In personal development work, though, it is quite different. I haven’t kept any accurate data but I would guess that around 80 to 85% of participants on personal development programmes are women. There are men, of course, but they are consistently outnumbered by women. Even on my current couple’s programme there are fewer men than women. I used to run a programme for fathers a few years ago and most dads told me they had been sent by their wives.  

Consequences

I can conjecture about why this might be, but what really interests me is how this plays out in relationship dynamics. As couples and as parents. If one partner is ‘doing the work’ and the other is not, what are the implications?

We are all changing as we get older. Even if only our physical form is changing, it is still change. I believe though that we change in many other ways. As a couple we grow together as we learn about each other and experience more of life. It will happen inevitably. Even when we grow in this spontaneous way and at the same pace it can be challenging as we grow in different directions. Becoming different and better versions of ourselves means the relationship needs to grow to hold us both. I know many couples who have not managed this and either drift apart or live in dysfunctional and unhappy relationships.

When one chooses to actively and consciously develop then the relationship needs to grow even bigger to hold both. It puts even more strain on the relationship and the potential for moving apart increases.

I hear many women frustrated with their partners who are not evolving. That frustration comes from being held back by their man either passively or actively. Personal development comes with deep and profound insight and it is natural to want to share this in the couple. Yet it is hard when the partner isn’t interested, actively dismissive or deliberately undermining. For the partner who is content with who they are and has no wish to grow, their partner diving into doing the work can be threatening and scary. It threatens to imbalance the relationship dynamic and creates an impulse for change when change is not wanted. This fear can lead to undermining the work of the other and destructive dynamics.

It is also quite natural to want the relationship to be nurturing for both parties.

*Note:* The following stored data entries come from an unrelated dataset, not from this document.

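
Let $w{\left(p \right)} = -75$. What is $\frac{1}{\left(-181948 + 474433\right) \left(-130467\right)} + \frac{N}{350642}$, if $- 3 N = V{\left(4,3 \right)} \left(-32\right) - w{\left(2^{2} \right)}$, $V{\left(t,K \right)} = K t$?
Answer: $\frac{231202507079}{787080744849870} \approx 0.00029375$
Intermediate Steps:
$N = 103$ ($N = - \frac{3 \cdot 4 \left(-32\right) - -75}{3} = - \frac{12 \left(-32\right) + 75}{3} = - \frac{-384 + 75}{3} = \left(- \frac{1}{3}\right) \left(-309\right) = 103$)
$\frac{1}{\left(-181948 + 474433\right) \left(-130467\right)} + \frac{N}{350642} = \frac{1}{\left(-181948 + 474433\right) \left(-130467\right)} + \frac{103}{350642} = \frac{1}{292485} \left(- \frac{1}{130467}\right) + 103 \cdot \frac{1}{350642} = \frac{1}{292485} \left(- \frac{1}{130467}\right) + \frac{103}{350642} = - \frac{1}{38159640495} + \frac{103}{350642} = \frac{231202507079}{787080744849870}$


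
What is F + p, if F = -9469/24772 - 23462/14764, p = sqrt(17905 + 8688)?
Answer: -180250245/91433452 + sqrt(26593) ≈ 161.10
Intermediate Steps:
p = sqrt(26593) ≈ 163.07
F = -180250245/91433452 (F = -9469*1/24772 - 23462*1/14764 = -9469/24772 - 11731/7382 = -180250245/91433452 ≈ -1.9714)
F + p = -180250245/91433452 + sqrt(26593)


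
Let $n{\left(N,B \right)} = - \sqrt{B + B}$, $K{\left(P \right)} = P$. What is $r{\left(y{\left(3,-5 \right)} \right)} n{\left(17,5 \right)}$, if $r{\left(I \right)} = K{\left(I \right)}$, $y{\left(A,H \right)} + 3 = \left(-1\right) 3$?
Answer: $6 \sqrt{10} \approx 18.974$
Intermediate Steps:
$y{\left(A,H \right)} = -6$ ($y{\left(A,H \right)} = -3 - 3 = -6$)
$r{\left(I \right)} = I$
$n{\left(N,B \right)} = - \sqrt{2} \sqrt{B}$ ($n{\left(N,B \right)} = - \sqrt{2 B} = - \sqrt{2} \sqrt{B}$)
$r{\left(y{\left(3,-5 \right)} \right)} n{\left(17,5 \right)} = - 6 \left(- \sqrt{2} \sqrt{5}\right) = - 6 \left(- \sqrt{10}\right) = 6 \sqrt{10}$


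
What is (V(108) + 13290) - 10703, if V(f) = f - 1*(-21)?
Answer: 2716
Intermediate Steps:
V(f) = 21 + f (V(f) = f + 21 = 21 + f)
(V(108) + 13290) - 10703 = ((21 + 108) + 13290) - 10703 = (129 + 13290) - 10703 = 13419 - 10703 = 2716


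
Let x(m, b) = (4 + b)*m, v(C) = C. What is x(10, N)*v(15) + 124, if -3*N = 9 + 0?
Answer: 274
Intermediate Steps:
N = -3 (N = -(9 + 0)/3 = -1/3*9 = -3)
x(m, b) = m*(4 + b)
x(10, N)*v(15) + 124 = (10*(4 - 3))*15 + 124 = (10*1)*15 + 124 = 10*15 + 124 = 150 + 124 = 274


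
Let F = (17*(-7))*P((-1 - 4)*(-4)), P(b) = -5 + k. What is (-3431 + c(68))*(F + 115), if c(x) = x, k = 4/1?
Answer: -786942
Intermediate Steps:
k = 4 (k = 4*1 = 4)
P(b) = -1 (P(b) = -5 + 4 = -1)
F = 119 (F = (17*(-7))*(-1) = -119*(-1) = 119)
(-3431 + c(68))*(F + 115) = (-3431 + 68)*(119 + 115) = -3363*234 = -786942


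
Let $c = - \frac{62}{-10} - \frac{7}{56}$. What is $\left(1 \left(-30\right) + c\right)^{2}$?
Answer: $\frac{915849}{1600} \approx 572.41$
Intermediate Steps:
$c = \frac{243}{40}$ ($c = \left(-62\right) \left(- \frac{1}{10}\right) - \frac{1}{8} = \frac{31}{5} - \frac{1}{8} = \frac{243}{40} \approx 6.075$)
$\left(1 \left(-30\right) + c\right)^{2} = \left(1 \left(-30\right) + \frac{243}{40}\right)^{2} = \left(-30 + \frac{243}{40}\right)^{2} = \left(- \frac{957}{40}\right)^{2} = \frac{915849}{1600}$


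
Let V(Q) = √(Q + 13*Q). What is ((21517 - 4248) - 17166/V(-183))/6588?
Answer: 17269/6588 + 2861*I*√2562/2813076 ≈ 2.6213 + 0.051479*I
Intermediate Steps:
V(Q) = √14*√Q (V(Q) = √(14*Q) = √14*√Q)
((21517 - 4248) - 17166/V(-183))/6588 = ((21517 - 4248) - 17166*(-I*√2562/2562))/6588 = (17269 - 17166*(-I*√2562/2562))*(1/6588) = (17269 - (-2861)*I*√2562/427)*(1/6588) = (17269 + 2861*I*√2562/427)*(1/6588) = 17269/6588 + 2861*I*√2562/2813076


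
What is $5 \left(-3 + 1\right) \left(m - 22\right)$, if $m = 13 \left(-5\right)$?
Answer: $870$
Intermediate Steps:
$m = -65$
$5 \left(-3 + 1\right) \left(m - 22\right) = 5 \left(-3 + 1\right) \left(-65 - 22\right) = 5 \left(-2\right) \left(-87\right) = \left(-10\right) \left(-87\right) = 870$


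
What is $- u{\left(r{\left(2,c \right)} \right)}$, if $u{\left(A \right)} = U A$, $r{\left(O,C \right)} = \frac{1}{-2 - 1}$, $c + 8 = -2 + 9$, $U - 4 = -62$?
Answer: $- \frac{58}{3} \approx -19.333$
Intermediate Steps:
$U = -58$ ($U = 4 - 62 = -58$)
$c = -1$ ($c = -8 + \left(-2 + 9\right) = -8 + 7 = -1$)
$r{\left(O,C \right)} = - \frac{1}{3}$ ($r{\left(O,C \right)} = \frac{1}{-2 - 1} = \frac{1}{-3} = - \frac{1}{3}$)
$u{\left(A \right)} = - 58 A$
$- u{\left(r{\left(2,c \right)} \right)} = - \frac{\left(-58\right) \left(-1\right)}{3} = \left(-1\right) \frac{58}{3} = - \frac{58}{3}$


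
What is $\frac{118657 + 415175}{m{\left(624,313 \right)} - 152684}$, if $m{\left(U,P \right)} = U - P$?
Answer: $- \frac{13688}{3907} \approx -3.5035$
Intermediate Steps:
$\frac{118657 + 415175}{m{\left(624,313 \right)} - 152684} = \frac{118657 + 415175}{\left(624 - 313\right) - 152684} = \frac{533832}{\left(624 - 313\right) - 152684} = \frac{533832}{311 - 152684} = \frac{533832}{-152373} = 533832 \left(- \frac{1}{152373}\right) = - \frac{13688}{3907}$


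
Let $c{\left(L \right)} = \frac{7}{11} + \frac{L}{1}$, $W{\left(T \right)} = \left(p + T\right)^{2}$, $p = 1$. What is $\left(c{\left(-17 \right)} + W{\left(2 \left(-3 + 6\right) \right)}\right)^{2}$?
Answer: $\frac{128881}{121} \approx 1065.1$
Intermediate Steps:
$W{\left(T \right)} = \left(1 + T\right)^{2}$
$c{\left(L \right)} = \frac{7}{11} + L$ ($c{\left(L \right)} = 7 \cdot \frac{1}{11} + L 1 = \frac{7}{11} + L$)
$\left(c{\left(-17 \right)} + W{\left(2 \left(-3 + 6\right) \right)}\right)^{2} = \left(\left(\frac{7}{11} - 17\right) + \left(1 + 2 \left(-3 + 6\right)\right)^{2}\right)^{2} = \left(- \frac{180}{11} + \left(1 + 2 \cdot 3\right)^{2}\right)^{2} = \left(- \frac{180}{11} + \left(1 + 6\right)^{2}\right)^{2} = \left(- \frac{180}{11} + 7^{2}\right)^{2} = \left(- \frac{180}{11} + 49\right)^{2} = \left(\frac{359}{11}\right)^{2} = \frac{128881}{121}$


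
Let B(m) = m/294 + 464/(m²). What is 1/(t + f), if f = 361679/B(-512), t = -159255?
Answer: -4190041/1538370043647 ≈ -2.7237e-6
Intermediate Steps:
B(m) = 464/m² + m/294 (B(m) = m*(1/294) + 464/m² = m/294 + 464/m² = 464/m² + m/294)
f = -871085064192/4190041 (f = 361679/(464/(-512)² + (1/294)*(-512)) = 361679/(464*(1/262144) - 256/147) = 361679/(29/16384 - 256/147) = 361679/(-4190041/2408448) = 361679*(-2408448/4190041) = -871085064192/4190041 ≈ -2.0789e+5)
1/(t + f) = 1/(-159255 - 871085064192/4190041) = 1/(-1538370043647/4190041) = -4190041/1538370043647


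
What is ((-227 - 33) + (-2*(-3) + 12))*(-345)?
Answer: 83490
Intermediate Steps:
((-227 - 33) + (-2*(-3) + 12))*(-345) = (-260 + (6 + 12))*(-345) = (-260 + 18)*(-345) = -242*(-345) = 83490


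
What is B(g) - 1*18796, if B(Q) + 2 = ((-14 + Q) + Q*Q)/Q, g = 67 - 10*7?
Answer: -56386/3 ≈ -18795.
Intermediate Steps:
g = -3 (g = 67 - 70 = -3)
B(Q) = -2 + (-14 + Q + Q²)/Q (B(Q) = -2 + ((-14 + Q) + Q*Q)/Q = -2 + ((-14 + Q) + Q²)/Q = -2 + (-14 + Q + Q²)/Q)
B(g) - 1*18796 = (-1 - 3 - 14/(-3)) - 1*18796 = (-1 - 3 - 14*(-⅓)) - 18796 = (-1 - 3 + 14/3) - 18796 = ⅔ - 18796 = -56386/3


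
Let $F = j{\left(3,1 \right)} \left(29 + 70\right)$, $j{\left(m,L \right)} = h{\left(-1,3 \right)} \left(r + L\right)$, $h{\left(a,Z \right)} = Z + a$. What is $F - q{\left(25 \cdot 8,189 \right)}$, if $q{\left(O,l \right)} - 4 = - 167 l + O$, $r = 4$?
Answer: $32349$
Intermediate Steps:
$j{\left(m,L \right)} = 8 + 2 L$ ($j{\left(m,L \right)} = \left(3 - 1\right) \left(4 + L\right) = 2 \left(4 + L\right) = 8 + 2 L$)
$q{\left(O,l \right)} = 4 + O - 167 l$ ($q{\left(O,l \right)} = 4 + \left(- 167 l + O\right) = 4 + \left(O - 167 l\right) = 4 + O - 167 l$)
$F = 990$ ($F = \left(8 + 2 \cdot 1\right) \left(29 + 70\right) = \left(8 + 2\right) 99 = 10 \cdot 99 = 990$)
$F - q{\left(25 \cdot 8,189 \right)} = 990 - \left(4 + 25 \cdot 8 - 31563\right) = 990 - \left(4 + 200 - 31563\right) = 990 - -31359 = 990 + 31359 = 32349$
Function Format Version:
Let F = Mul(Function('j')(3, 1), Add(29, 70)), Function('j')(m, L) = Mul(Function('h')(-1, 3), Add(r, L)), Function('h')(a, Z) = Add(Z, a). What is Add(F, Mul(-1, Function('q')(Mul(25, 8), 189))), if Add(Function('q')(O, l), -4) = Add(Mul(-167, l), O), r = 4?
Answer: 32349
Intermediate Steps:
Function('j')(m, L) = Add(8, Mul(2, L)) (Function('j')(m, L) = Mul(Add(3, -1), Add(4, L)) = Mul(2, Add(4, L)) = Add(8, Mul(2, L)))
Function('q')(O, l) = Add(4, O, Mul(-167, l)) (Function('q')(O, l) = Add(4, Add(Mul(-167, l), O)) = Add(4, Add(O, Mul(-167, l))) = Add(4, O, Mul(-167, l)))
F = 990 (F = Mul(Add(8, Mul(2, 1)), Add(29, 70)) = Mul(Add(8, 2), 99) = Mul(10, 99) = 990)
Add(F, Mul(-1, Function('q')(Mul(25, 8), 189))) = Add(990, Mul(-1, Add(4, Mul(25, 8), Mul(-167, 189)))) = Add(990, Mul(-1, Add(4, 200, -31563))) = Add(990, Mul(-1, -31359)) = Add(990, 31359) = 32349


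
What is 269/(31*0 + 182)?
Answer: 269/182 ≈ 1.4780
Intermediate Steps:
269/(31*0 + 182) = 269/(0 + 182) = 269/182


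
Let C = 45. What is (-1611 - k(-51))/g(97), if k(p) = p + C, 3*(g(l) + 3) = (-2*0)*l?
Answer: 535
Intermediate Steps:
g(l) = -3 (g(l) = -3 + ((-2*0)*l)/3 = -3 + (0*l)/3 = -3 + (⅓)*0 = -3 + 0 = -3)
k(p) = 45 + p (k(p) = p + 45 = 45 + p)
(-1611 - k(-51))/g(97) = (-1611 - (45 - 51))/(-3) = (-1611 - 1*(-6))*(-⅓) = (-1611 + 6)*(-⅓) = -1605*(-⅓) = 535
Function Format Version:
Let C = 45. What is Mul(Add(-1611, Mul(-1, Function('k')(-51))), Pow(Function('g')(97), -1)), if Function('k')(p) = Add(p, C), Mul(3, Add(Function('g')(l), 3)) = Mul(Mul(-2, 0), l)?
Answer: 535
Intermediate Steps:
Function('g')(l) = -3 (Function('g')(l) = Add(-3, Mul(Rational(1, 3), Mul(Mul(-2, 0), l))) = Add(-3, Mul(Rational(1, 3), Mul(0, l))) = Add(-3, Mul(Rational(1, 3), 0)) = Add(-3, 0) = -3)
Function('k')(p) = Add(45, p) (Function('k')(p) = Add(p, 45) = Add(45, p))
Mul(Add(-1611, Mul(-1, Function('k')(-51))), Pow(Function('g')(97), -1)) = Mul(Add(-1611, Mul(-1, Add(45, -51))), Pow(-3, -1)) = Mul(Add(-1611, Mul(-1, -6)), Rational(-1, 3)) = Mul(Add(-1611, 6), Rational(-1, 3)) = Mul(-1605, Rational(-1, 3)) = 535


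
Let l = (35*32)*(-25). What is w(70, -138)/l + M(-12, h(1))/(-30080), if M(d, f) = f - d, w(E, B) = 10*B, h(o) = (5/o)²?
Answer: 50593/1052800 ≈ 0.048056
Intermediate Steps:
h(o) = 25/o²
l = -28000 (l = 1120*(-25) = -28000)
w(70, -138)/l + M(-12, h(1))/(-30080) = (10*(-138))/(-28000) + (25/1² - 1*(-12))/(-30080) = -1380*(-1/28000) + (25*1 + 12)*(-1/30080) = 69/1400 + (25 + 12)*(-1/30080) = 69/1400 + 37*(-1/30080) = 69/1400 - 37/30080 = 50593/1052800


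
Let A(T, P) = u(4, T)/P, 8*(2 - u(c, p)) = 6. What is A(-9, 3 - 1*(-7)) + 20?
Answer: 161/8 ≈ 20.125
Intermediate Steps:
u(c, p) = 5/4 (u(c, p) = 2 - ⅛*6 = 2 - ¾ = 5/4)
A(T, P) = 5/(4*P)
A(-9, 3 - 1*(-7)) + 20 = 5/(4*(3 - 1*(-7))) + 20 = 5/(4*(3 + 7)) + 20 = (5/4)/10 + 20 = (5/4)*(⅒) + 20 = ⅛ + 20 = 161/8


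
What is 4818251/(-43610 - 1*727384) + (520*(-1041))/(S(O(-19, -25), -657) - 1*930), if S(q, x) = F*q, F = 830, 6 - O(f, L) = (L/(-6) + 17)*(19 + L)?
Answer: -3633693179/324588474 ≈ -11.195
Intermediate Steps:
O(f, L) = 6 - (17 - L/6)*(19 + L) (O(f, L) = 6 - (L/(-6) + 17)*(19 + L) = 6 - (L*(-⅙) + 17)*(19 + L) = 6 - (-L/6 + 17)*(19 + L) = 6 - (17 - L/6)*(19 + L))
S(q, x) = 830*q
4818251/(-43610 - 1*727384) + (520*(-1041))/(S(O(-19, -25), -657) - 1*930) = 4818251/(-43610 - 1*727384) + (520*(-1041))/(830*(-317 - 83/6*(-25) + (⅙)*(-25)²) - 1*930) = 4818251/(-43610 - 727384) - 541320/(830*(-317 + 2075/6 + (⅙)*625) - 930) = 4818251/(-770994) - 541320/(830*(-317 + 2075/6 + 625/6) - 930) = 4818251*(-1/770994) - 541320/(830*133 - 930) = -4818251/770994 - 541320/(110390 - 930) = -4818251/770994 - 541320/109460 = -4818251/770994 - 541320*1/109460 = -4818251/770994 - 2082/421 = -3633693179/324588474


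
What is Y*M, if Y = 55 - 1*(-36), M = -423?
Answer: -38493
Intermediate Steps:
Y = 91 (Y = 55 + 36 = 91)
Y*M = 91*(-423) = -38493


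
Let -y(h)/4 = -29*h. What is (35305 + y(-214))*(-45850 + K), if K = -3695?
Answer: -519281145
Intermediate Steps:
y(h) = 116*h (y(h) = -(-116)*h = 116*h)
(35305 + y(-214))*(-45850 + K) = (35305 + 116*(-214))*(-45850 - 3695) = (35305 - 24824)*(-49545) = 10481*(-49545) = -519281145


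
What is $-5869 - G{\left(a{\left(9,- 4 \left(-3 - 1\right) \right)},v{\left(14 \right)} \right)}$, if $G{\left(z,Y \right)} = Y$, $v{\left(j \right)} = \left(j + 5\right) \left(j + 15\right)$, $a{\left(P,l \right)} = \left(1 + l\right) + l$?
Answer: $-6420$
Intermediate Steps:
$a{\left(P,l \right)} = 1 + 2 l$
$v{\left(j \right)} = \left(5 + j\right) \left(15 + j\right)$
$-5869 - G{\left(a{\left(9,- 4 \left(-3 - 1\right) \right)},v{\left(14 \right)} \right)} = -5869 - \left(75 + 14^{2} + 20 \cdot 14\right) = -5869 - \left(75 + 196 + 280\right) = -5869 - 551 = -6420$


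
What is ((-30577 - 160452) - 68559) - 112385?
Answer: -371973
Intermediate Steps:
((-30577 - 160452) - 68559) - 112385 = (-191029 - 68559) - 112385 = -259588 - 112385 = -371973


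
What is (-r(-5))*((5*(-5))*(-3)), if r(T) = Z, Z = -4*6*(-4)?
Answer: -7200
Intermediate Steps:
Z = 96 (Z = -24*(-4) = 96)
r(T) = 96
(-r(-5))*((5*(-5))*(-3)) = (-1*96)*((5*(-5))*(-3)) = -(-2400)*(-3) = -96*75 = -7200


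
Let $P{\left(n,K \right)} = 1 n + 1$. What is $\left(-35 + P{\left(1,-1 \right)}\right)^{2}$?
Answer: $1089$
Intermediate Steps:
$P{\left(n,K \right)} = 1 + n$ ($P{\left(n,K \right)} = n + 1 = 1 + n$)
$\left(-35 + P{\left(1,-1 \right)}\right)^{2} = \left(-35 + \left(1 + 1\right)\right)^{2} = \left(-35 + 2\right)^{2} = \left(-33\right)^{2} = 1089$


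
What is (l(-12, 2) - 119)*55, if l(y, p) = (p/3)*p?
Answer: -19415/3 ≈ -6471.7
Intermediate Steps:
l(y, p) = p**2/3 (l(y, p) = (p*(1/3))*p = (p/3)*p = p**2/3)
(l(-12, 2) - 119)*55 = ((1/3)*2**2 - 119)*55 = ((1/3)*4 - 119)*55 = (4/3 - 119)*55 = -353/3*55 = -19415/3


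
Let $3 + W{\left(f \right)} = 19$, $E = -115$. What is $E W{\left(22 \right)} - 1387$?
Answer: $-3227$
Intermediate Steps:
$W{\left(f \right)} = 16$ ($W{\left(f \right)} = -3 + 19 = 16$)
$E W{\left(22 \right)} - 1387 = \left(-115\right) 16 - 1387 = -1840 - 1387 = -3227$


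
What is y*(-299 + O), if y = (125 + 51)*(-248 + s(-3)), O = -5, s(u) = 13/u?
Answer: 40502528/3 ≈ 1.3501e+7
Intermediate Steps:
y = -133232/3 (y = (125 + 51)*(-248 + 13/(-3)) = 176*(-248 + 13*(-1/3)) = 176*(-248 - 13/3) = 176*(-757/3) = -133232/3 ≈ -44411.)
y*(-299 + O) = -133232*(-299 - 5)/3 = -133232/3*(-304) = 40502528/3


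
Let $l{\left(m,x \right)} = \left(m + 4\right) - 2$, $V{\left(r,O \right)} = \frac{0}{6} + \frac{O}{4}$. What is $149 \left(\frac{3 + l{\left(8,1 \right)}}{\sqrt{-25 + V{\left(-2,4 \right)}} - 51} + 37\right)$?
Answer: $\frac{4790946}{875} - \frac{3874 i \sqrt{6}}{2625} \approx 5475.4 - 3.615 i$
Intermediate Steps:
$V{\left(r,O \right)} = \frac{O}{4}$ ($V{\left(r,O \right)} = 0 \cdot \frac{1}{6} + O \frac{1}{4} = 0 + \frac{O}{4} = \frac{O}{4}$)
$l{\left(m,x \right)} = 2 + m$ ($l{\left(m,x \right)} = \left(4 + m\right) - 2 = 2 + m$)
$149 \left(\frac{3 + l{\left(8,1 \right)}}{\sqrt{-25 + V{\left(-2,4 \right)}} - 51} + 37\right) = 149 \left(\frac{3 + \left(2 + 8\right)}{\sqrt{-25 + \frac{1}{4} \cdot 4} - 51} + 37\right) = 149 \left(\frac{3 + 10}{\sqrt{-25 + 1} - 51} + 37\right) = 149 \left(\frac{13}{\sqrt{-24} - 51} + 37\right) = 149 \left(\frac{13}{2 i \sqrt{6} - 51} + 37\right) = 149 \left(\frac{13}{-51 + 2 i \sqrt{6}} + 37\right) = 149 \left(37 + \frac{13}{-51 + 2 i \sqrt{6}}\right) = 5513 + \frac{1937}{-51 + 2 i \sqrt{6}}$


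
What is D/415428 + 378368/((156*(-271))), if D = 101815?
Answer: -326667373/37526996 ≈ -8.7049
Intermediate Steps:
D/415428 + 378368/((156*(-271))) = 101815/415428 + 378368/((156*(-271))) = 101815*(1/415428) + 378368/(-42276) = 101815/415428 + 378368*(-1/42276) = 101815/415428 - 94592/10569 = -326667373/37526996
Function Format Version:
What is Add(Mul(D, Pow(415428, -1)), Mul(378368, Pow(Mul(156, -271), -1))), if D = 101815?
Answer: Rational(-326667373, 37526996) ≈ -8.7049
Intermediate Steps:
Add(Mul(D, Pow(415428, -1)), Mul(378368, Pow(Mul(156, -271), -1))) = Add(Mul(101815, Pow(415428, -1)), Mul(378368, Pow(Mul(156, -271), -1))) = Add(Mul(101815, Rational(1, 415428)), Mul(378368, Pow(-42276, -1))) = Add(Rational(101815, 415428), Mul(378368, Rational(-1, 42276))) = Add(Rational(101815, 415428), Rational(-94592, 10569)) = Rational(-326667373, 37526996)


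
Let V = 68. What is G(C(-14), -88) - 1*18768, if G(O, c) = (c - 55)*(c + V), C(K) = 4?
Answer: -15908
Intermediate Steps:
G(O, c) = (-55 + c)*(68 + c) (G(O, c) = (c - 55)*(c + 68) = (-55 + c)*(68 + c))
G(C(-14), -88) - 1*18768 = (-3740 + (-88)² + 13*(-88)) - 1*18768 = (-3740 + 7744 - 1144) - 18768 = 2860 - 18768 = -15908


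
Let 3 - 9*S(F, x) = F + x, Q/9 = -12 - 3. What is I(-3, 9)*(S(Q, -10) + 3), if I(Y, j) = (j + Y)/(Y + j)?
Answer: 175/9 ≈ 19.444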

I often hear women complain about their men being emotionally closed down which they recognise when they themselves become more aware. I see this in myself and there was a time this was me. I was so out of touch with my own emotional world that I didn’t have any way of making this available to someone else. It led me down some very dark holes and I made some terrible decisions – simply because I was able to shut out a whole part of myself – my feelings. I didn’t have access to that part of me that could tell right from wrong and could feel into the impact of how I was choosing to live my life. Being emotionally cut off is dangerous to the relationship, and I may even say dangerous to the world. I often wonder about some of the decisions made by people in positions of power – they do not seem to come from emotionally intelligent men.

And as parents? Educating ourselves and developing our skills as parents means bringing more of the world’s current understanding about parenting to bear. When one is doing the work and the other parent is not, they are often stuck in their own parents’ paradigm of raising kids (how else do we learn about parenting apart from how our own parents did it?). One parent actually knows what they are doing and wants to improve and the other parent thinks they know what they are doing and sees no need to improve.

The way forward?

I don’t believe that reversing growth and evolution of our consciousness is either possible or desirable. As we expand ourselves and gain deeper insights into what it is to be a human being, as we heal our wounds, as we invest in a better future self we also make the world a better place. More connected. More aware. Wiser. Compassionate. Balanced. Fair. Safer. More enjoyable.

So if your partner is improving themselves and you’re not, then my recommendation – do the work as well. Get on board. Read that book. Listen to that podcast. Attend that class. Follow that programme. Your relationship will get better. So will your life. And the world too.